Un abogado que carecía del más mínimo conocimiento de las leyes dictaba a cuantos quisieran escucharle de qué manera podían resolver por la vía jurídica el conflicto que les aquejaba y que parecía irresoluble a tenor del dictamen de un juez.
Una matemática que no tenía ni idea de lo que era el álgebra y que a duras penas recordaba las tablas de multiplicar defendía con ardor ante cuantos quisieran escucharle cuál era la solución a la incógnita número 8 de Hilbert, la conocida como la “hipótesis Rieman”.

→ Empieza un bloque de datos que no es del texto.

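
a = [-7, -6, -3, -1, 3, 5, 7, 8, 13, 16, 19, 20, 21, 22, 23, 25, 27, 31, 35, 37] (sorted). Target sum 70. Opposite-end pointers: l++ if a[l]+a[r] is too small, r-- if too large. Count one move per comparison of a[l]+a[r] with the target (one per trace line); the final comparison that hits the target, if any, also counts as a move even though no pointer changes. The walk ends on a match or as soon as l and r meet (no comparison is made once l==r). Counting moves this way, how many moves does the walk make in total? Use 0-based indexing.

19 moves

[0,19] -7+37=30 <70 → l++
[1,19] -6+37=31 <70 → l++
[2,19] -3+37=34 <70 → l++
[3,19] -1+37=36 <70 → l++
[4,19] 3+37=40 <70 → l++
[5,19] 5+37=42 <70 → l++
[6,19] 7+37=44 <70 → l++
[7,19] 8+37=45 <70 → l++
[8,19] 13+37=50 <70 → l++
[9,19] 16+37=53 <70 → l++
[10,19] 19+37=56 <70 → l++
[11,19] 20+37=57 <70 → l++
[12,19] 21+37=58 <70 → l++
[13,19] 22+37=59 <70 → l++
[14,19] 23+37=60 <70 → l++
[15,19] 25+37=62 <70 → l++
[16,19] 27+37=64 <70 → l++
[17,19] 31+37=68 <70 → l++
[18,19] 35+37=72 >70 → r--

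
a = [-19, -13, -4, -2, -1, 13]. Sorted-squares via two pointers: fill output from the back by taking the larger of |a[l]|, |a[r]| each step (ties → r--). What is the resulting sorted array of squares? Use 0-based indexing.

[0,5] |-19|>|13| out[5]=361 → l++
[1,5] |-13|<=|13| out[4]=169 → r--
[1,4] |-13|>|-1| out[3]=169 → l++
[2,4] |-4|>|-1| out[2]=16 → l++
[3,4] |-2|>|-1| out[1]=4 → l++
[4,4] |-1|<=|-1| out[0]=1 → r--

[1, 4, 16, 169, 169, 361]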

Un cocinero que nunca había cocinado hablaba sin parar de los manjares más suculentos que sabía hacer y dictaba a cuantos quisieran escucharle qué ingredientes eran aconsejables para un plato y cuáles debían evitarse para que no se produjesen males mayores entre los comensales.
Una médica que no sabía distinguir las enfermedades y que desconocía lo que era tratar a un enfermo exponía a cuantos quisieran escucharle cómo se debía utilizar un desfibrilador y por qué, a su juicio, se aconsejaba su uso en la fibrilación y taquicardia ventriculares.
Un piloto que jamás había llevado un avión explicaba con pasión a cuantos quisieran escucharle qué se sentía a los mandos de una aeronave, qué precauciones debían adoptarse ante determinadas situaciones de riesgo y, cuando se animaba, cuáles eran los mejores trucos para conseguir una perfecta estabilidad durante el vuelo.
Una electricista que desconocía lo que era la corriente alterna y la corriente continua, y que nunca había oído nada relacionado con la Baja Tensión ni Alta Tensión, intentaba probar a cuantos quisieran escucharle cómo los multímetros o polímetros analógicos eran en algunos casos más fiables que los digitales.
Un sacerdote católico hablaba de la familia y las mujeres.